While much attention has been focused on how rising CO2 will influence ice volume, and the ecosystem, other important effects of global warming, such as perturbations of the water cycle, are far from understood. Developing methods and records specific to hydrological parameters in the geologic record are critical components in understanding the potential of climate change and the behavior of water as Earth warms. In this regard, some of the best known examples of rapid, CO2-induced global warming in the geologic record are represented by the hyperthermals of the early Eocene. These climatic intervals are considered analogous to our modern predicament, and thus provide the potential to explore the relationship between rapid global warming and its effect on evolution of regional and global hydrological cycles.

The hyperthermals, including the Paleocene-Eocene thermal maximum, and Eocene thermal maximums 2 and 3, will be studied by developing highly resolved biomarker and isotope records of specific lipids derived from terrestrial and marine sources from a variety of IODP/ODP sites. Analysis of hydrogen isotopic compositions of terrestrial biomarkers — a signal related to the character of regional precipitation — will be used to reconstruct hydrological characteristics during each event. We hypothesize a more intense hydrological cycle, with reduced precipitation in the mid-latitudes and increased precipitation across the higher latitudes.
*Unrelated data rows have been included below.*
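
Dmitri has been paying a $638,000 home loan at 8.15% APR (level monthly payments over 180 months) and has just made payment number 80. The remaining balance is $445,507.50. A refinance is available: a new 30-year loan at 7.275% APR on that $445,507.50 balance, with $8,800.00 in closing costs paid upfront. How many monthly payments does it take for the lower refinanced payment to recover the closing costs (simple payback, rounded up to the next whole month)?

Current payment = 638,000 × 8.15%/12 / (1 − (1+0.0067917)^−180) = $6,152.44.
Refinanced payment = 445,507.50 × 0.0060625 / (1 − (1+0.0060625)^−360) = $3,046.70.
Monthly savings = $6,152.44 − $3,046.70 = $3,105.74.
Break-even = $8,800.00 / $3,105.74 = 2.83 → 3 months.

3 months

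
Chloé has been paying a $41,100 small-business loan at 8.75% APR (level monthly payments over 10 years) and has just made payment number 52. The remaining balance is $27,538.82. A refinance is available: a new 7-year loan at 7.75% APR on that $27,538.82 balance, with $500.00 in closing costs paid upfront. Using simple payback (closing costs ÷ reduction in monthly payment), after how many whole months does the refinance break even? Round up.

6 months

Current payment = 41,100 × 8.75%/12 / (1 − (1+0.0072917)^−120) = $515.09.
Refinanced payment = 27,538.82 × 0.0064583 / (1 − (1+0.0064583)^−84) = $425.80.
Monthly savings = $515.09 − $425.80 = $89.29.
Break-even = $500.00 / $89.29 = 5.60 → 6 months.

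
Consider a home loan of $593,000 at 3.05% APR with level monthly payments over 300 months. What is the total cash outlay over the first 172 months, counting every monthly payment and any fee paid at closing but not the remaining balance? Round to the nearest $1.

$486,333

At 3.05% the monthly rate is 0.0025417, so the payment is 593,000 × 0.0025417 / (1 − 1.0025417^−300) = $2,827.52.
Total outlay = 172 × $2,827.52 = $486,333.44.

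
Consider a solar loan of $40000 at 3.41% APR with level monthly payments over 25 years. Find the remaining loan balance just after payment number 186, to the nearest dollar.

With monthly rate i = 3.41%/12 = 0.0028417, the balance after k of n payments is P · [(1+i)^n − (1+i)^k] / [(1+i)^n − 1].
(1+0.0028417)^300 = 2.34266936 and (1+0.0028417)^186 = 1.69519951, so the balance is 40,000 × (2.34266936 − 1.69519951) / (2.34266936 − 1) = $19,289.03.

$19,289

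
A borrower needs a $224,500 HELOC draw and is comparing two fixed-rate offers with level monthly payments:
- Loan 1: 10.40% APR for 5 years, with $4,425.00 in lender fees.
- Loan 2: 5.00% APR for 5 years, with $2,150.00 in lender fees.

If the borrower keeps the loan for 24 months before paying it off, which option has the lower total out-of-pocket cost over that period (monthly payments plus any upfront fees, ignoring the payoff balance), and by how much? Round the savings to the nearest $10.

Loan 2 by $16,140

Loan 1: at 10.40% the monthly rate is 0.0086667, so the payment is 224,500 × 0.0086667 / (1 − 1.0086667^−60) = $4,814.27.
Loan 2: at 5.00% the monthly rate is 0.0041667, so the payment is 224,500 × 0.0041667 / (1 − 1.0041667^−60) = $4,236.59.
Over 24 months: Loan 1 costs 24 × $4,814.27 + $4,425.00 = $119,967.48; Loan 2 costs 24 × $4,236.59 + $2,150.00 = $103,828.16.
Loan 2 is cheaper by $119,967.48 − $103,828.16 = $16,139.32.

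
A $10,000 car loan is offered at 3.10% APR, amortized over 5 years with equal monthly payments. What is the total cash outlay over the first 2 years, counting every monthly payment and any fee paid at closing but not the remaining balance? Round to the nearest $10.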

After majoring in Computer Science in India, I felt that my skills would be better applied towards understanding the various chemical processes of the Earth. To this end, I earned an M.S. in Atmospheric Sciences at North Carolina State University where I was involved in modeling the dry deposition of ammonia in hog farms. The time spent there made me realize that I was more interested in studying large-scale processes over longer periods of time. Enter geology and geochemistry! My current research involves applying organic geochemical proxies in order to understand changes in the Earth systems, specifically changes in the global hydrological cycle during the Eocene hyperthermals. I am entering my second year as a PhD student in the Department of Geology and Geophysics at Yale University working with Dr. Mark Pagani. While not working, I enjoy watching and playing sports and reading, among other things.